Selecting a hold-out test dataset within the training data can result in very different results depending on how the data are split. Resampling by repeatedly generating the hold-out test set multiple times is one way to minimize this variability. The two most common resampling techniques are k-fold cross validation (CV) and bootstrapped resampling (Figure). CV involves randomly splitting the data into k groups, with a model trained on k-1 groups and validated on that final hold out group (repeated k times). Leave-one-out CV is a special case where k equals the number of observations. Bootstrapping is where observations are randomly sampled from the data (allowing for repeats). The model is then trained on that sampled group and tested on the remaining observations.

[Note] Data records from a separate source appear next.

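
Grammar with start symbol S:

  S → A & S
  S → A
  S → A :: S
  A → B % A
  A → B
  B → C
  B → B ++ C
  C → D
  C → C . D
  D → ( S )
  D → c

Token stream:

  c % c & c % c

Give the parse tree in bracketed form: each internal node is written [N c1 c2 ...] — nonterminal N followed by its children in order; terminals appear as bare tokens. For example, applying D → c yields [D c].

S
A & S
B % A & S
C % A & S
D % A & S
c % A & S
c % B & S
c % C & S
c % D & S
c % c & S
c % c & A
c % c & B % A
c % c & C % A
c % c & D % A
c % c & c % A
c % c & c % B
c % c & c % C
c % c & c % D
c % c & c % c

[S [A [B [C [D c]]] % [A [B [C [D c]]]]] & [S [A [B [C [D c]]] % [A [B [C [D c]]]]]]]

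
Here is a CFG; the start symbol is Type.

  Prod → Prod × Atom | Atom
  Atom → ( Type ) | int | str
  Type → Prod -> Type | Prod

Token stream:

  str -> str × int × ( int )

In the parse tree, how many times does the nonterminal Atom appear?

[Type [Prod [Atom str]] -> [Type [Prod [Prod [Prod [Atom str]] × [Atom int]] × [Atom ( [Type [Prod [Atom int]]] )]]]]

5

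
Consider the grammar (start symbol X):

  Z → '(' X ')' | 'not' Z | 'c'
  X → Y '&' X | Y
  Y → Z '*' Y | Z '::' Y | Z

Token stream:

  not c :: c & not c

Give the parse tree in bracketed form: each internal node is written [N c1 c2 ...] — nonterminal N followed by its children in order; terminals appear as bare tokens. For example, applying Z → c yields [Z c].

X
Y & X
Z :: Y & X
not Z :: Y & X
not c :: Y & X
not c :: Z & X
not c :: c & X
not c :: c & Y
not c :: c & Z
not c :: c & not Z
not c :: c & not c

[X [Y [Z not [Z c]] :: [Y [Z c]]] & [X [Y [Z not [Z c]]]]]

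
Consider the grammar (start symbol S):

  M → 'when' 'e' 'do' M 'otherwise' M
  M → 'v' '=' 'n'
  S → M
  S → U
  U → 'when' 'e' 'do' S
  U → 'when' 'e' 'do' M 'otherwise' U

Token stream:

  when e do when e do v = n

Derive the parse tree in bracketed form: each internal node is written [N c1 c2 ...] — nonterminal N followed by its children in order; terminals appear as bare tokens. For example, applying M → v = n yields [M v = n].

[S [U when e do [S [U when e do [S [M v = n]]]]]]

S
U
when e do S
when e do U
when e do when e do S
when e do when e do M
when e do when e do v = n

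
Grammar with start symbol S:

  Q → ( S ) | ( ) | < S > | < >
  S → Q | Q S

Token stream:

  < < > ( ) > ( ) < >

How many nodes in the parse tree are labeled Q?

[S [Q < [S [Q < >] [S [Q ( )]]] >] [S [Q ( )] [S [Q < >]]]]

5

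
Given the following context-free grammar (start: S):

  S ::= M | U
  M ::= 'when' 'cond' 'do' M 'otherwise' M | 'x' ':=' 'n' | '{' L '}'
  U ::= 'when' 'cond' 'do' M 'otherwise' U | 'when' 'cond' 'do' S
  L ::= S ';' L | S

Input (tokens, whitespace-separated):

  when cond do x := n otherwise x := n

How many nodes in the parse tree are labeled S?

1

[S [M when cond do [M x := n] otherwise [M x := n]]]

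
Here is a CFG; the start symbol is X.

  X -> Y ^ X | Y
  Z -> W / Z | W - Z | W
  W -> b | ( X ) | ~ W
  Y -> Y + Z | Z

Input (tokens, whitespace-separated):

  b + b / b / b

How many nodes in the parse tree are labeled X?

1

[X [Y [Y [Z [W b]]] + [Z [W b] / [Z [W b] / [Z [W b]]]]]]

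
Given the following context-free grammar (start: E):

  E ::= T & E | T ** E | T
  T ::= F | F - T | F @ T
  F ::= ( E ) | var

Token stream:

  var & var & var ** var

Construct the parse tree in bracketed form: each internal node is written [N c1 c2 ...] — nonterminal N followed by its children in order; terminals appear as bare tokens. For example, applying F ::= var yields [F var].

[E [T [F var]] & [E [T [F var]] & [E [T [F var]] ** [E [T [F var]]]]]]

E
T & E
F & E
var & E
var & T & E
var & F & E
var & var & E
var & var & T ** E
var & var & F ** E
var & var & var ** E
var & var & var ** T
var & var & var ** F
var & var & var ** var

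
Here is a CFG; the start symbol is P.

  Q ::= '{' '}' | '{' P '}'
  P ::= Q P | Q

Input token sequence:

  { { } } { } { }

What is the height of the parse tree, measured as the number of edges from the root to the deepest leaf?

[P [Q { [P [Q { }]] }] [P [Q { }] [P [Q { }]]]]

4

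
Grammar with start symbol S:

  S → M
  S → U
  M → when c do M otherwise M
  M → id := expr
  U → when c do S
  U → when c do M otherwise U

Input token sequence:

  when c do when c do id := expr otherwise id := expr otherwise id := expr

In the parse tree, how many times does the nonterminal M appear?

[S [M when c do [M when c do [M id := expr] otherwise [M id := expr]] otherwise [M id := expr]]]

5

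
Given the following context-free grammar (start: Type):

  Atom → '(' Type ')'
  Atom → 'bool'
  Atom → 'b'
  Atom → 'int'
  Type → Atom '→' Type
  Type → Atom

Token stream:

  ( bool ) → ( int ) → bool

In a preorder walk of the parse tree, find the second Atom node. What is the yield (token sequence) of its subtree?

[Type [Atom ( [Type [Atom bool]] )] → [Type [Atom ( [Type [Atom int]] )] → [Type [Atom bool]]]]

bool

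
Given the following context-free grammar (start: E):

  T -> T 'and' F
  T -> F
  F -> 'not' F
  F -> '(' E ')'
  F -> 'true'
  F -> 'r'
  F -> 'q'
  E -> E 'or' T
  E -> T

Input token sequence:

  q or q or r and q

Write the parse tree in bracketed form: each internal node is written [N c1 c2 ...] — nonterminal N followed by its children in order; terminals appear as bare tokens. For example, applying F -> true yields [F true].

E
E or T
E or T or T
T or T or T
F or T or T
q or T or T
q or F or T
q or q or T
q or q or T and F
q or q or F and F
q or q or r and F
q or q or r and q

[E [E [E [T [F q]]] or [T [F q]]] or [T [T [F r]] and [F q]]]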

This can be performed n times and averaged out. To use this technique for hyperparameter optimization, one approach is performing resampling within the training data. Once the best hyperparameters are selected, the model can be locked and validated on that hold out test set. This is called double-loop resampling, with Sjöström et al.9 using this approach to develop a breast cancer radiation sensitivity signature. The training data they collected was split 50/50 into a model building and hold-out test set, where both gene selection and model hyperparameter optimization were performed using cross validation within the model building set. The model was first validated against their own hold-out test set and then on independent, publicly available datasets, demonstrating the clinical utility of the signature as prognostic for ipsilateral breast tumor recurrence and predictive of radiotherapy benefit in estrogen receptor positive patients. In summary, strict data spending schema and proper training using resampling minimizes information leakage, while maximizing the performance and generalizability of machine learning models.